To be honest, I probably would have felt uncomfortable if that McDonald’s billboard ran in Tagalog or Ilocano, the two major languages in the Philippines in which I happen to be fluent. But I grew up learning and speaking English from my educator parents, and developed an intense lifelong love affair with the English language early on which played a big part in my decision to quit my medical studies and major in English. The fact, too, is that Filipinos who come to this country are already familiar with, and are experts in, the English language which is prominently used in the Philippine educational system. Unlike the four-century subjugation of the Filipinos by the Spaniards during which time Spanish was just an elite language of the few, the less than five decades of American rule over the archipelago country from the defeat of the Spanish Armada at Manila Bay by the American fleet in 1898 to the end of World War II when the Philippines gained its independence, left a rich and indelible linguistics mark in the Filipinos’ heart. It’s easy to see why. The Americans made English not just the language of the elite few but the language of the people, the “common tao.” That was a powerful and liberating act.

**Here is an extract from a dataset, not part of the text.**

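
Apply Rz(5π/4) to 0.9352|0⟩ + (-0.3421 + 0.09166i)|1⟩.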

Back to the Spanish McDonald’s billboard, one can argue that if everybody were to follow the old “when in Rome...” adage in its literal sense, then why didn’t the first Europeans do as the Native Americans did when they came to this New World? Perhaps, if they did, there would be no Manhattan as we know today. And perhaps, the United States of America would not have been born, and America would have remained a broad expanse of wilderness from sea to shining sea, and there would be no former vice president and Nobel Prize winner Al Gore arguing about global warming because of the decimation of lush forests.

This also brings to mind Emma Lazarus’ stirring and powerful immigration-themed poem engraved on the pedestal of the Statue of Liberty at New York Harbor. She didn’t write, “give me your language from your old country.” She wrote, “Give me your tired, your poor, your huddled masses yearning to breathe free....”

Everybody, of course, can have their own interpretation and reaction to the McDonald’s Spanish billboard. And that’s what makes this country great - the freedom to think, speak and act freely - and, at the same time, to suffer the consequences if any of those freedoms go beyond legal bounds.